This is the First-Ever Footage Captured of a ‘Time Crystal’

Scientists in Berlin have managed to capture the first-ever footage of what is known as a space-time crystal. Also known as an STC or “time crystal” for short, these are pulsations in space-time that were originally created in a laboratory setting in 2016.

Think of what you’re seeing as if it were the first time someone managed to take a video of one of the states of matter: solid, liquid, and gas. For us now that’s not particularly impressive, but when gas was first visibly observed, it was likely groundbreaking.

The video above shows a time crystal created from magnon, which are quasiparticles associated with the spin-wave of electrons within a magnetic material. The time crystal was built from magnons in a magnetic strip with a microscopic antenna attached to it. The antenna was used to generate an oscillating magnetic field using radio frequency, and the lines fading in and out in the video show the absorption of the X-ray beams by that magnetic wavelength structure. The darker regions show where more X-rays were absorbed which allowed the visualization of periodic oscillation of both time and space.

“It is a little bit confusing, but we induce the magnons in the strip electrically with an antenna on top of the structure,” Nick Träger, a doctoral student who co-led the research, said to Vice. “Thus, everything you can see in this video is a periodic magnetization pattern (consisting of magnons), which follows a space-time periodic motion.”

Time crystals are a phase of matter and are most easily explained by comparing them to regular, physical crystals. Just like a crystal is made of repeating patterns of atomic lattices, a time crystal repeats the same patterns in time. As explained by Motherboard and translated into layman’s terms by Vice, practically-speaking time crystals exhibit what is called “temporal periodicity” in which they oscillate between one configuration and another predictably.
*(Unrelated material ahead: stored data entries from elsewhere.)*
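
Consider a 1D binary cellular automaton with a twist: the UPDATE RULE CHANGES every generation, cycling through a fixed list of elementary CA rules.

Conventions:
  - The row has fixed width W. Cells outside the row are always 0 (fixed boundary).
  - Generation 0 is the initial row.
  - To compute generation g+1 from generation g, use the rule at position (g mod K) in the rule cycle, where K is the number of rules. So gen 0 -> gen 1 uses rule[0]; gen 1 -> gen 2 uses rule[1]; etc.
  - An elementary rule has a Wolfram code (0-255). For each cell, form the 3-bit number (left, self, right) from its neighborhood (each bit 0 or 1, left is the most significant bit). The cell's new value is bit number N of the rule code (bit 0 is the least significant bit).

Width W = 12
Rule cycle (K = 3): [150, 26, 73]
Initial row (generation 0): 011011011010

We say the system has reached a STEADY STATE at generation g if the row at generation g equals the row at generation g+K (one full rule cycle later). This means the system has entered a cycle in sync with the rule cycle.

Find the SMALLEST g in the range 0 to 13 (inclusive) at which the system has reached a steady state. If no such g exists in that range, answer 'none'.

Answer: none

Derivation:
Gen 0: 011011011010
Gen 1 (rule 150): 100000000011
Gen 2 (rule 26): 010000000110
Gen 3 (rule 73): 000111110110
Gen 4 (rule 150): 001011100001
Gen 5 (rule 26): 010010010010
Gen 6 (rule 73): 000000000000
Gen 7 (rule 150): 000000000000
Gen 8 (rule 26): 000000000000
Gen 9 (rule 73): 111111111111
Gen 10 (rule 150): 011111111110
Gen 11 (rule 26): 110000000001
Gen 12 (rule 73): 110111111100
Gen 13 (rule 150): 000011111010
Gen 14 (rule 26): 000110000001
Gen 15 (rule 73): 110110111100
Gen 16 (rule 150): 000000011010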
The concept of time crystals had only existed on paper when they were first theorized in 2012. When they were first observed four years later, it was a giant discovery. But as Motherboard puts it below, most of the population won’t find it relevant yet.

Time crystals are an insanely complicated subject and not particularly relevant to 99 percent of the population (at least for now), which is probably why you haven’t heard much about them, despite the magnitude of this scientific breakthrough.

Even after hours of discussing the concept with experts, the author of the detailed time crystal explainer says he was only able to grasp a rudimentary understanding of the concept. So why does any of this matter? Because while they are extremely difficult to explain and even harder to understand, scientists turned a theory into reality and actually discovered an entirely new phase of matter, one that is wholly different from what we usually study as solids, liquids, and gasses.

Time crystals are so new that while there is theorized potential for what they can be used for, even those who are experts on them aren’t sure of their full potential yet.

It’s a lot to take in, but seeing first-ever footage of a new state of matter is interesting in itself, and seeing scientists talk excitedly about the potential of this kind of discovery is infectious. It may not be easily understood, but it’s fascinating nonetheless.